Kevin Kling surprised me by drawing moisture to my eyes with his story that concluded to festival. This man, who has lost his right arm and must depend on a severely disabled left arm for an awful lot, finished a powerful story with "Every day I see blessings in my curses." If he can so can you. So can I.

David Novak earlier in the afternoon had quoted, "Sweet are the uses of adversity." Hmmm. Here's more of Shakespeare's words from As You Like It:
Sweet are the uses of adversity,
Which, like the toad, ugly and venomous,
Wears yet a precious jewel in his head.
And this our life, exempt from public haunt,
Finds tongues in trees, books in the running brooks,
Sermons in stones, and good in everything.
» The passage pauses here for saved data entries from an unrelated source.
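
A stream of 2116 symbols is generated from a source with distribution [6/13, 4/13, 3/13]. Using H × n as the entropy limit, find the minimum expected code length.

Entropy H = 1.5262 bits/symbol
Minimum bits = H × n = 1.5262 × 2116
= 3229.51 bits


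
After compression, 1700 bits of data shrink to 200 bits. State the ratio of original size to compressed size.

Compression ratio = Original / Compressed
= 1700 / 200 = 8.50:1


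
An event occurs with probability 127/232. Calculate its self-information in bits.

Information content I(x) = -log₂(p(x))
I = -log₂(127/232) = -log₂(0.5474)
I = 0.8693 bits


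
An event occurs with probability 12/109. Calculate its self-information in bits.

Information content I(x) = -log₂(p(x))
I = -log₂(12/109) = -log₂(0.1101)
I = 3.1832 bits


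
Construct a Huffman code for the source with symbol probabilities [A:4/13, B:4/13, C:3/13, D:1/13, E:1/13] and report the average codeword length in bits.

Huffman tree construction:
Combine smallest probabilities repeatedly
Resulting codes:
  A: 10 (length 2)
  B: 11 (length 2)
  C: 01 (length 2)
  D: 000 (length 3)
  E: 001 (length 3)
Average length = Σ p(s) × length(s) = 2.1538 bits


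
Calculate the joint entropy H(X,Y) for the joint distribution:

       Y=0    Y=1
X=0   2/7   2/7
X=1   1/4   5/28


H(X,Y) = -Σ p(x,y) log₂ p(x,y)
  p(0,0)=2/7: -0.2857 × log₂(0.2857) = 0.5164
  p(0,1)=2/7: -0.2857 × log₂(0.2857) = 0.5164
  p(1,0)=1/4: -0.2500 × log₂(0.2500) = 0.5000
  p(1,1)=5/28: -0.1786 × log₂(0.1786) = 0.4438
H(X,Y) = 1.9766 bits


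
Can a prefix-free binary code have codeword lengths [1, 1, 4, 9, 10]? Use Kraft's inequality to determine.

Kraft inequality: Σ 2^(-l_i) ≤ 1 for prefix-free code
Calculating: 2^(-1) + 2^(-1) + 2^(-4) + 2^(-9) + 2^(-10)
= 0.5 + 0.5 + 0.0625 + 0.001953125 + 0.0009765625
= 1.0654
Since 1.0654 > 1, prefix-free code does not exist


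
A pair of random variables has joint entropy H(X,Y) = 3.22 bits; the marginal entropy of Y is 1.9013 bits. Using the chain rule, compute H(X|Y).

Chain rule: H(X,Y) = H(X|Y) + H(Y)
H(X|Y) = H(X,Y) - H(Y) = 3.22 - 1.9013 = 1.3187 bits


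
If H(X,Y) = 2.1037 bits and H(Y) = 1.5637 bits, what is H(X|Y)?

Chain rule: H(X,Y) = H(X|Y) + H(Y)
H(X|Y) = H(X,Y) - H(Y) = 2.1037 - 1.5637 = 0.54 bits


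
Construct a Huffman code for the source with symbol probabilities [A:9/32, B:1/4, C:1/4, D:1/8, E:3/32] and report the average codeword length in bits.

Huffman tree construction:
Combine smallest probabilities repeatedly
Resulting codes:
  A: 11 (length 2)
  B: 01 (length 2)
  C: 10 (length 2)
  D: 001 (length 3)
  E: 000 (length 3)
Average length = Σ p(s) × length(s) = 2.2188 bits


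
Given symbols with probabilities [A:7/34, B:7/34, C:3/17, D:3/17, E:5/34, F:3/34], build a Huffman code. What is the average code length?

Huffman tree construction:
Combine smallest probabilities repeatedly
Resulting codes:
  A: 00 (length 2)
  B: 01 (length 2)
  C: 110 (length 3)
  D: 111 (length 3)
  E: 101 (length 3)
  F: 100 (length 3)
Average length = Σ p(s) × length(s) = 2.5882 bits


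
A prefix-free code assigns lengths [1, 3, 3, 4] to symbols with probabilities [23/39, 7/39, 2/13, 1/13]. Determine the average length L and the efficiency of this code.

Average length L = Σ p_i × l_i = 1.8974 bits
Entropy H = 1.5942 bits
Efficiency η = H/L × 100% = 84.02%


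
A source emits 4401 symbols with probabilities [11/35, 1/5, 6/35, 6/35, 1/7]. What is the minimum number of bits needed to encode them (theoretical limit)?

Entropy H = 2.2626 bits/symbol
Minimum bits = H × n = 2.2626 × 4401
= 9957.64 bits


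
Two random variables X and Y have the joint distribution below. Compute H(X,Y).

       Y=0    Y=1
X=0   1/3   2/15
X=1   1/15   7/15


H(X,Y) = -Σ p(x,y) log₂ p(x,y)
  p(0,0)=1/3: -0.3333 × log₂(0.3333) = 0.5283
  p(0,1)=2/15: -0.1333 × log₂(0.1333) = 0.3876
  p(1,0)=1/15: -0.0667 × log₂(0.0667) = 0.2605
  p(1,1)=7/15: -0.4667 × log₂(0.4667) = 0.5131
H(X,Y) = 1.6895 bits


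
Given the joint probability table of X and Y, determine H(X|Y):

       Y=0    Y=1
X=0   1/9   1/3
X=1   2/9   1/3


H(X|Y) = Σ_y p(y) H(X|Y=y)
  p(Y=0) = 1/3, H(X|Y=0) = 0.9183
  p(Y=1) = 2/3, H(X|Y=1) = 1.0000
H(X|Y) = 0.3333×0.9183 + 0.6667×1.0000 = 0.9728 bits


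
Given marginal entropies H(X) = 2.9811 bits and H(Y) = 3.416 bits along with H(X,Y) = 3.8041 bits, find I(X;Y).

I(X;Y) = H(X) + H(Y) - H(X,Y)
I(X;Y) = 2.9811 + 3.416 - 3.8041 = 2.593 bits


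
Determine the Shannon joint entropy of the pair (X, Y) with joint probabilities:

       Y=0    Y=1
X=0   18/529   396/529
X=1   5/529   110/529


H(X,Y) = -Σ p(x,y) log₂ p(x,y)
  p(0,0)=18/529: -0.0340 × log₂(0.0340) = 0.1660
  p(0,1)=396/529: -0.7486 × log₂(0.7486) = 0.3127
  p(1,0)=5/529: -0.0095 × log₂(0.0095) = 0.0636
  p(1,1)=110/529: -0.2079 × log₂(0.2079) = 0.4711
H(X,Y) = 1.0134 bits


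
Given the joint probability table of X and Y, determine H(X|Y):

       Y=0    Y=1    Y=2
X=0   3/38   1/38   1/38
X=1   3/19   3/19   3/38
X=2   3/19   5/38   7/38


H(X|Y) = Σ_y p(y) H(X|Y=y)
  p(Y=0) = 15/38, H(X|Y=0) = 1.5219
  p(Y=1) = 6/19, H(X|Y=1) = 1.3250
  p(Y=2) = 11/38, H(X|Y=2) = 1.2407
H(X|Y) = 0.3947×1.5219 + 0.3158×1.3250 + 0.2895×1.2407 = 1.3783 bits


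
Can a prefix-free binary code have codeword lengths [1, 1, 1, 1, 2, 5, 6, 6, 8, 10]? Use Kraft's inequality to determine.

Kraft inequality: Σ 2^(-l_i) ≤ 1 for prefix-free code
Calculating: 2^(-1) + 2^(-1) + 2^(-1) + 2^(-1) + 2^(-2) + 2^(-5) + 2^(-6) + 2^(-6) + 2^(-8) + 2^(-10)
= 0.5 + 0.5 + 0.5 + 0.5 + 0.25 + 0.03125 + 0.015625 + 0.015625 + 0.00390625 + 0.0009765625
= 2.3174
Since 2.3174 > 1, prefix-free code does not exist


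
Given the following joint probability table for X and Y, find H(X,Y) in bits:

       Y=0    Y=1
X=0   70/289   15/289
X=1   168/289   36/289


H(X,Y) = -Σ p(x,y) log₂ p(x,y)
  p(0,0)=70/289: -0.2422 × log₂(0.2422) = 0.4955
  p(0,1)=15/289: -0.0519 × log₂(0.0519) = 0.2215
  p(1,0)=168/289: -0.5813 × log₂(0.5813) = 0.4549
  p(1,1)=36/289: -0.1246 × log₂(0.1246) = 0.3743
H(X,Y) = 1.5463 bits


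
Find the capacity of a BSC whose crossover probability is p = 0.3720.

For BSC with error probability p:
C = 1 - H(p) where H(p) is binary entropy
H(0.3720) = -0.3720 × log₂(0.3720) - 0.6280 × log₂(0.6280)
H(p) = 0.9522
C = 1 - 0.9522 = 0.0478 bits/use


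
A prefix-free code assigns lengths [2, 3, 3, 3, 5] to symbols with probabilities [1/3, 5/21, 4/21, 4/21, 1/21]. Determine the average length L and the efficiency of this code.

Average length L = Σ p_i × l_i = 2.7619 bits
Entropy H = 2.1418 bits
Efficiency η = H/L × 100% = 77.55%


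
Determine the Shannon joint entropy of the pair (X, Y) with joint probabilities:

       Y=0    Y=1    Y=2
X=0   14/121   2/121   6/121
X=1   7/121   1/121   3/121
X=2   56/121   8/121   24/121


H(X,Y) = -Σ p(x,y) log₂ p(x,y)
  p(0,0)=14/121: -0.1157 × log₂(0.1157) = 0.3600
  p(0,1)=2/121: -0.0165 × log₂(0.0165) = 0.0978
  p(0,2)=6/121: -0.0496 × log₂(0.0496) = 0.2149
  p(1,0)=7/121: -0.0579 × log₂(0.0579) = 0.2379
  p(1,1)=1/121: -0.0083 × log₂(0.0083) = 0.0572
  p(1,2)=3/121: -0.0248 × log₂(0.0248) = 0.1322
  p(2,0)=56/121: -0.4628 × log₂(0.4628) = 0.5144
  p(2,1)=8/121: -0.0661 × log₂(0.0661) = 0.2591
  p(2,2)=24/121: -0.1983 × log₂(0.1983) = 0.4629
H(X,Y) = 2.3365 bits


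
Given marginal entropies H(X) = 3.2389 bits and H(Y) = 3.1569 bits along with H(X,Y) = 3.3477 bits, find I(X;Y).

I(X;Y) = H(X) + H(Y) - H(X,Y)
I(X;Y) = 3.2389 + 3.1569 - 3.3477 = 3.0481 bits


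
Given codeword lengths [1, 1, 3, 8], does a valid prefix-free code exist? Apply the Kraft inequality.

Kraft inequality: Σ 2^(-l_i) ≤ 1 for prefix-free code
Calculating: 2^(-1) + 2^(-1) + 2^(-3) + 2^(-8)
= 0.5 + 0.5 + 0.125 + 0.00390625
= 1.1289
Since 1.1289 > 1, prefix-free code does not exist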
What an emotional finish on this very special day in my life. (My next morbid post may deal with that.) Great stories all day in the Library Tent. A quick visit to the "Marketplace" before it closed at five to purchase one book and four CDs. The book is signed by the author and I was given specific permission to tell some of the great stories within.
We have lots to listen to on the way home tomorrow.

Back at Storybrook Farm now, all but one of the other guests have headed home. We enjoyed some ice cream for supper and have spent the rest of the evening lounging, just the two of us, in this comfortable house, reading and writing.